Сальман Рушди

Стыд

Посвящается Самину

Книга 1.

На волю из родных краев

Глава первая.

Лифт к затворницам

В далеком пограничном городке К.,очертания которого с высоты напоминают, увы, кривобокую гантель, жили некогда три сестры; лица их были исполнены красоты, а души — любви. Звали их… впрочем, настоящими именами пользовались не чаще, чем заветным фарфоровым сервизом, навечно сокрытым и забытым в каком-то шкафу после печальных событий в семье. И сервиз из тысячи предметов, сработанный еще в царской России умельцами на гарднеровских заводах, превратился едва ли не в легенду — полноте, да был ли сервиз-то?! Однако пора незамедлительно вернуться к трем сестрам: они носили фамилию Шакиль, а выстроив их по старшинству для переклички, установим, что иначе как Чхунни, Муни и Бунни их никто не величал.
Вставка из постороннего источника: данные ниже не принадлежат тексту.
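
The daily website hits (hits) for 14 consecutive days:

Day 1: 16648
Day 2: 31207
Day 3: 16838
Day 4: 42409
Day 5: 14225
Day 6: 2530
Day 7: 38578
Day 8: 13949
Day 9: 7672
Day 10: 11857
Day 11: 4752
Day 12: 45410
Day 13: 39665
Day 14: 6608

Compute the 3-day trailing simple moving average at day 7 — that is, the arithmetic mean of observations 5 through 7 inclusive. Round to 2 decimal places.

Sum of periods 5–7: 14225 + 2530 + 38578 = 55333
Divide by 3: 55333 / 3 = 18444.33

18444.33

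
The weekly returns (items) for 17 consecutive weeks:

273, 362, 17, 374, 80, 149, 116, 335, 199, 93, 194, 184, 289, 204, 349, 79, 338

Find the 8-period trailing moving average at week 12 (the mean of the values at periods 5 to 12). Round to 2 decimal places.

168.75

Sum of periods 5–12: 80 + 149 + 116 + 335 + 199 + 93 + 194 + 184 = 1350
Divide by 8: 1350 / 8 = 168.75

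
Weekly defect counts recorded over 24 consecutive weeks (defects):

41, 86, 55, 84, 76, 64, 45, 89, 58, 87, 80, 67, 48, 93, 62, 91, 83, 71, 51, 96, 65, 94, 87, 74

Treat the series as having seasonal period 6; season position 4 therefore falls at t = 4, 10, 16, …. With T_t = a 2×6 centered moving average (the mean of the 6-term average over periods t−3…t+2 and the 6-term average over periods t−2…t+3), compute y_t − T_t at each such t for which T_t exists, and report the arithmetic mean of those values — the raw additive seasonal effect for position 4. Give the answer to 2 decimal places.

15.94

Season position 4 occurs at t = 4, 10, 16 (where T_t is defined).
t=4: T_4 = 68.0000; y_4 − T_4 = 84 − 68.0000 = 16.0000
t=10: T_10 = 71.2500; y_10 − T_10 = 87 − 71.2500 = 15.7500
t=16: T_16 = 74.9167; y_16 − T_16 = 91 − 74.9167 = 16.0833
Mean deviation: (16.0000 + 15.7500 + 16.0833) / 3 = 15.94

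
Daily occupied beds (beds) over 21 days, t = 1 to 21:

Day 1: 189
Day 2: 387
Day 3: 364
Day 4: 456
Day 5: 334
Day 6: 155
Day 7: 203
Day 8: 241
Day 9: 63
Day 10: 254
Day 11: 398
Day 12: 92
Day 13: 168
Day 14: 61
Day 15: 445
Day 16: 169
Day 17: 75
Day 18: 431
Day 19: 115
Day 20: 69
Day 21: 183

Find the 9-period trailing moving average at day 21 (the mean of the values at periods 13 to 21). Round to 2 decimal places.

Sum of periods 13–21: 168 + 61 + 445 + 169 + 75 + 431 + 115 + 69 + 183 = 1716
Divide by 9: 1716 / 9 = 190.67

190.67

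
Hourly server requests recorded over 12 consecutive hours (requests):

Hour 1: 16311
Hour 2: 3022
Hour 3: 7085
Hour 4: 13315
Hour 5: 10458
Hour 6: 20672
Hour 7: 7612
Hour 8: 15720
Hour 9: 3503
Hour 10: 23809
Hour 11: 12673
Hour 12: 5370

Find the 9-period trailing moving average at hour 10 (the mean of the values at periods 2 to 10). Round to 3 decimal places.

Sum of periods 2–10: 3022 + 7085 + 13315 + 10458 + 20672 + 7612 + 15720 + 3503 + 23809 = 105196
Divide by 9: 105196 / 9 = 11688.444

11688.444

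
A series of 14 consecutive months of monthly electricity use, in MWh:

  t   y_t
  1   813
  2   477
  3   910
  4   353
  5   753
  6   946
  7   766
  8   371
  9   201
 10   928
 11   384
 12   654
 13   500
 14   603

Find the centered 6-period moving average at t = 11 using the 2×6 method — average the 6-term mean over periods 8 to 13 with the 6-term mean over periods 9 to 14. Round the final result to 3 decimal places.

Sum over 8–13: 371 + 201 + 928 + 384 + 654 + 500 = 3038
Sum over 9–14: 201 + 928 + 384 + 654 + 500 + 603 = 3270
CMA at t=11 = (3038 + 3270) / (2·6) = 6308 / 12 = 525.667

525.667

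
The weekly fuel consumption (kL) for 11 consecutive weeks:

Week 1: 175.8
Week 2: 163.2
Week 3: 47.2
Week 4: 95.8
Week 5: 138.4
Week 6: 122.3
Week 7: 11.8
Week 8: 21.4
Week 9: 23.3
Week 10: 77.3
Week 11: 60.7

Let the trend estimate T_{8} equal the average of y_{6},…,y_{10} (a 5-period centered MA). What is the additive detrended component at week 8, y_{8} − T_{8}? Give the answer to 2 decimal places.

-29.82

Trend T_8 = (122.3 + 11.8 + 21.4 + 23.3 + 77.3) / 5 = 256.1/5 = 51.2200
Detrended value: 21.4 − 51.2200 = -29.82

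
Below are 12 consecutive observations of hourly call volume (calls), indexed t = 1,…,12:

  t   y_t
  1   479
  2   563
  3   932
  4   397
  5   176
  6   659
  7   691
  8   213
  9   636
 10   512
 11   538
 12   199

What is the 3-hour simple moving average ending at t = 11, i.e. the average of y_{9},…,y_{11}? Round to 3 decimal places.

Sum of periods 9–11: 636 + 512 + 538 = 1686
Divide by 3: 1686 / 3 = 562.000

562.000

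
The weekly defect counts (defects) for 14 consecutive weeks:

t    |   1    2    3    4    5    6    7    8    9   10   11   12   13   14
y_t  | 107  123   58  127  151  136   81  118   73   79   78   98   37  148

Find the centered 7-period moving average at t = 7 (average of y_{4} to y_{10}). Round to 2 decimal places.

Sum of periods 4–10: 127 + 151 + 136 + 81 + 118 + 73 + 79 = 765
Divide by 7: 765 / 7 = 109.29

109.29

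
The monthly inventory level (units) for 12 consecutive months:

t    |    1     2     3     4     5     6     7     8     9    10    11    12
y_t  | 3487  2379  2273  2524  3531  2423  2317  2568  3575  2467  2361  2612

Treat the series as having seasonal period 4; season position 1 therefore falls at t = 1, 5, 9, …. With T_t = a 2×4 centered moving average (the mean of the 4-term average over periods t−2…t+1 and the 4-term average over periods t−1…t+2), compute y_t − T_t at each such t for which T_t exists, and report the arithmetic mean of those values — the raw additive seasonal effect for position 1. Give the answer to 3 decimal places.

837.750

Season position 1 occurs at t = 5, 9 (where T_t is defined).
t=5: T_5 = 2693.25000; y_5 − T_5 = 3531 − 2693.25000 = 837.75000
t=9: T_9 = 2737.25000; y_9 − T_9 = 3575 − 2737.25000 = 837.75000
Mean deviation: (837.75000 + 837.75000) / 2 = 837.750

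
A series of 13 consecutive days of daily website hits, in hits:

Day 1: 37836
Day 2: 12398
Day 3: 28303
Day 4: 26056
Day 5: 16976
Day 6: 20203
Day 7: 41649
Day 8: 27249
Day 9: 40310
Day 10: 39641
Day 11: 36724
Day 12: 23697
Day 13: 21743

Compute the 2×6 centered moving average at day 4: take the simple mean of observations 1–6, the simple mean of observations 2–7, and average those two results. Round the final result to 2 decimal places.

23946.42

Sum over 1–6: 37836 + 12398 + 28303 + 26056 + 16976 + 20203 = 141772
Sum over 2–7: 12398 + 28303 + 26056 + 16976 + 20203 + 41649 = 145585
CMA at t=4 = (141772 + 145585) / (2·6) = 287357 / 12 = 23946.42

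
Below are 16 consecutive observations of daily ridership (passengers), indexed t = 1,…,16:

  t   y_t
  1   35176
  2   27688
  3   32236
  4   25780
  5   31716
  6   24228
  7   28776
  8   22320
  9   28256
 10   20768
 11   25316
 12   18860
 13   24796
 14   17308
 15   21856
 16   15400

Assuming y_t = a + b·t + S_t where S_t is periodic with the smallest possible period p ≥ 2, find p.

First differences y_{t+1} − y_t: -7488, 4548, -6456, 5936, -7488, 4548, -6456, 5936, -7488, 4548, …
The difference pattern repeats every 4 terms and not for any smaller step, so p = 4.

4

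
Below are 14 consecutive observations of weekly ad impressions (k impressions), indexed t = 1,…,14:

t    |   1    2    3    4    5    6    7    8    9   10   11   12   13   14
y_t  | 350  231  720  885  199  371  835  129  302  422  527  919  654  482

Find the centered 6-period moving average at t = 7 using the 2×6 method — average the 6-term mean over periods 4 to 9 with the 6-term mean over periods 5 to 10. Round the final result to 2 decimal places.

414.92

Sum over 4–9: 885 + 199 + 371 + 835 + 129 + 302 = 2721
Sum over 5–10: 199 + 371 + 835 + 129 + 302 + 422 = 2258
CMA at t=7 = (2721 + 2258) / (2·6) = 4979 / 12 = 414.92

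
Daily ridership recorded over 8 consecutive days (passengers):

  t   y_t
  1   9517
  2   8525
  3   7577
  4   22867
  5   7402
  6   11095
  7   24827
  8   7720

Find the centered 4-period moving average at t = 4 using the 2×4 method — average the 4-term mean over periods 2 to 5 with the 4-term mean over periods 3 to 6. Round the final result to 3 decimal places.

11914.000

Sum over 2–5: 8525 + 7577 + 22867 + 7402 = 46371
Sum over 3–6: 7577 + 22867 + 7402 + 11095 = 48941
CMA at t=4 = (46371 + 48941) / (2·4) = 95312 / 8 = 11914.000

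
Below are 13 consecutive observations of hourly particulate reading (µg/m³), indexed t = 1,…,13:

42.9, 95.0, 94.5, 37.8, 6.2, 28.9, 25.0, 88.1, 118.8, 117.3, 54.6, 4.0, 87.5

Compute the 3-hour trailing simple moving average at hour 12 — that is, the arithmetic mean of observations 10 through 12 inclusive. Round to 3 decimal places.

Sum of periods 10–12: 117.3 + 54.6 + 4.0 = 175.9
Divide by 3: 175.9 / 3 = 58.633

58.633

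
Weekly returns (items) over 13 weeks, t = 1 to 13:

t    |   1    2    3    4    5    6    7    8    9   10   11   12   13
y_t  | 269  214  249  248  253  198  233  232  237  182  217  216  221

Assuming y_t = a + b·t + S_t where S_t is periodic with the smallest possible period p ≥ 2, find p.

4

First differences y_{t+1} − y_t: -55, 35, -1, 5, -55, 35, -1, 5, -55, 35, …
The difference pattern repeats every 4 terms and not for any smaller step, so p = 4.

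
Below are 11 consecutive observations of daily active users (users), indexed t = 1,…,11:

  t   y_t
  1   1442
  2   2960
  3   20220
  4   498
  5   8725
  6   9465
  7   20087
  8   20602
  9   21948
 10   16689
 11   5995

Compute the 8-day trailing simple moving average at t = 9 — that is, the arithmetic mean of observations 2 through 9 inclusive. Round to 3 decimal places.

13063.125

Sum of periods 2–9: 2960 + 20220 + 498 + 8725 + 9465 + 20087 + 20602 + 21948 = 104505
Divide by 8: 104505 / 8 = 13063.125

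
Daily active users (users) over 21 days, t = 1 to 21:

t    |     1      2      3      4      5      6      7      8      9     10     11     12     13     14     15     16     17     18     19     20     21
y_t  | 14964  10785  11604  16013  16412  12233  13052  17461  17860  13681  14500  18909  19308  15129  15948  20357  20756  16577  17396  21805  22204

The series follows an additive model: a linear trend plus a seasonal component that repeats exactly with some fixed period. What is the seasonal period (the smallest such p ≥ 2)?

4

First differences y_{t+1} − y_t: -4179, 819, 4409, 399, -4179, 819, 4409, 399, -4179, 819, …
The difference pattern repeats every 4 terms and not for any smaller step, so p = 4.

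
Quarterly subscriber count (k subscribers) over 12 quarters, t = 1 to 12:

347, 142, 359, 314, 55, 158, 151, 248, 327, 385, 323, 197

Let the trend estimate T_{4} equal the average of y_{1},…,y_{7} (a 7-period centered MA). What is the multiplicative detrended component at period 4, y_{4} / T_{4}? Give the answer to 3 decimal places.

Trend T_4 = (347 + 142 + 359 + 314 + 55 + 158 + 151) / 7 = 1526/7 = 218.00000
Ratio to trend: 314 / 218.00000 = 1.440

1.440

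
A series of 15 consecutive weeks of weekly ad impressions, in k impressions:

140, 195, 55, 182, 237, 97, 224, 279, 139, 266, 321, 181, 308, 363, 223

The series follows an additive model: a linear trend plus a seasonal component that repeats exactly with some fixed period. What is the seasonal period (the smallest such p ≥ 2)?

3

First differences y_{t+1} − y_t: 55, -140, 127, 55, -140, 127, 55, -140, …
The difference pattern repeats every 3 terms and not for any smaller step, so p = 3.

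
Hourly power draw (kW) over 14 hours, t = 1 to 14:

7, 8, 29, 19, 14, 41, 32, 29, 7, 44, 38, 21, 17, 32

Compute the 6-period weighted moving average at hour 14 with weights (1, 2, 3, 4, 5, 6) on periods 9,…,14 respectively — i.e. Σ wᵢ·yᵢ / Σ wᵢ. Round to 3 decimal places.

27.143

Weighted sum: 1·7 + 2·44 + 3·38 + 4·21 + 5·17 + 6·32 = 7 + 88 + 114 + 84 + 85 + 192 = 570
Weight total: 1 + 2 + 3 + 4 + 5 + 6 = 21
WMA = 570 / 21 = 27.143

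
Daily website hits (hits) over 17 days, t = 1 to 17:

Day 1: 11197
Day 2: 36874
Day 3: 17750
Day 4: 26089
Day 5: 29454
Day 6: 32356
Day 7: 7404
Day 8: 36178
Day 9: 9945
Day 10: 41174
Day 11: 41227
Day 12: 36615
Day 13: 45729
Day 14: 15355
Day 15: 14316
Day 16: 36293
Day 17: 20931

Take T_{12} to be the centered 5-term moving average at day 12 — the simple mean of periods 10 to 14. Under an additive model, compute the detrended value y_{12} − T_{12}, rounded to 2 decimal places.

Trend T_12 = (41174 + 41227 + 36615 + 45729 + 15355) / 5 = 180100/5 = 36020.0000
Detrended value: 36615 − 36020.0000 = 595.00

595.00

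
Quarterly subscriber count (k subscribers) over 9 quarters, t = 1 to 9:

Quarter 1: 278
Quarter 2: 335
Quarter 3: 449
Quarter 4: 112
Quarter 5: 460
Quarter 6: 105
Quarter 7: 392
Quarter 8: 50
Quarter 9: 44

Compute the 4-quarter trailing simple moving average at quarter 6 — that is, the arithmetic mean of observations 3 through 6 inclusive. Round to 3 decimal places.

Sum of periods 3–6: 449 + 112 + 460 + 105 = 1126
Divide by 4: 1126 / 4 = 281.500

281.500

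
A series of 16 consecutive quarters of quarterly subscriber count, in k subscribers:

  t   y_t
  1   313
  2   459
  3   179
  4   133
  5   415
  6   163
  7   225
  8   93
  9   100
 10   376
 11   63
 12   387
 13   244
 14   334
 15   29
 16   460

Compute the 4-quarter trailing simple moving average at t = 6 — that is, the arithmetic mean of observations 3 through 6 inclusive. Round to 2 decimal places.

222.50

Sum of periods 3–6: 179 + 133 + 415 + 163 = 890
Divide by 4: 890 / 4 = 222.50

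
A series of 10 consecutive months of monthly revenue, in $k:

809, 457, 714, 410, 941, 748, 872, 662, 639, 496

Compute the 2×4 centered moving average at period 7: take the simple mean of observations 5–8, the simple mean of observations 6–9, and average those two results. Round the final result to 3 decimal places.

768.000

Sum over 5–8: 941 + 748 + 872 + 662 = 3223
Sum over 6–9: 748 + 872 + 662 + 639 = 2921
CMA at t=7 = (3223 + 2921) / (2·4) = 6144 / 8 = 768.000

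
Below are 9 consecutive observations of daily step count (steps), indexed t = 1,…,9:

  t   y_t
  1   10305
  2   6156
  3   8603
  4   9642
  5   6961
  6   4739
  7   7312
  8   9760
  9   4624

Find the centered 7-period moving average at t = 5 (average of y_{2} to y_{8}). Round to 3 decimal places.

7596.143

Sum of periods 2–8: 6156 + 8603 + 9642 + 6961 + 4739 + 7312 + 9760 = 53173
Divide by 7: 53173 / 7 = 7596.143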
И вот однажды у них умер отец.

Престарелый господин Шакиль — вдовец с восемнадцатилетним стажем — по стародавней привычке называл родной город «чертовой дырой». В предсмертном, бредовом, многословном, хотя и малопонятном монологе домашняя прислуга, путаясь в лабиринтах хозяйского красноречия, разобрала лишь похабщину, брань да проклятия, столь обильные и неистовые, что, казалось, у постели взвихрился маленький смерч. Давно отошедший от мирской суеты старик в последнем слове исторгал копившуюся всю жизнь злобу на родной город. То он призывал силы ада обратить в прах низенькие, поносного цвета домишки, невпопад лепившиеся к базару; то обращал уже подернутые смертным ледком проклятия на чистые и опрятные особняки военного городка. Собственно, эти два района и составляли округлые разновеликие бока «гантели». В старом городе жил местный люд, неимущий и угнетенный; в новом — пришлые угнетатели, ангрезы, то бишь британские сахибы. Господин Шакиль люто ненавидел и тех и других, Долгие годы провел он, добровольно заточившись в своем огромном доме, почти все окна которого выходили в сумрачный — колодцем — двор. Стоял дом на пустыре, равно отдалившись как от района торгового, так и от военного. Со смертного одра господину Шакилю через едва ли не единственное, глядевшее на белый свет окно была видна громада гостиницы, словно мираж выросшей в военном городке. В ее холлах блестели золотые урны и плевательницы, сновали ручные обезьянки в униформе с медными пуговичками, в залах с лепными потолками по вечерам играл настоящий оркестр, в буйной зелени диковинных растений благоухали чайные розы и белые цветы магнолии, тянулись вверх изумрудно-зеленые пальмы. И хотя ее золоченый купол давным-давно дал трещину, он все же до рези в глазах отливал закатным великолепием дней минувших. Под его сенью ежевечерне собирались лощеные офицеры-ангрезы, штатские в белых манишках и галстуках, жадноглазые дамы, увешанные ожерельями и колье. Они приходили потанцевать в блестящем, как им мнилось, обществе, хотя блестели лишь их белые, точнее, бледные лица, да и то от пота, так как их нежная, умащенная морскими туманами кожа страдала от пагубного влияния палящего солнца и красного бургундского — только безумцу может прийти в голову распивать вино в полуденном пекле и с очаровательной беспечностью издеваться над собственной печенью.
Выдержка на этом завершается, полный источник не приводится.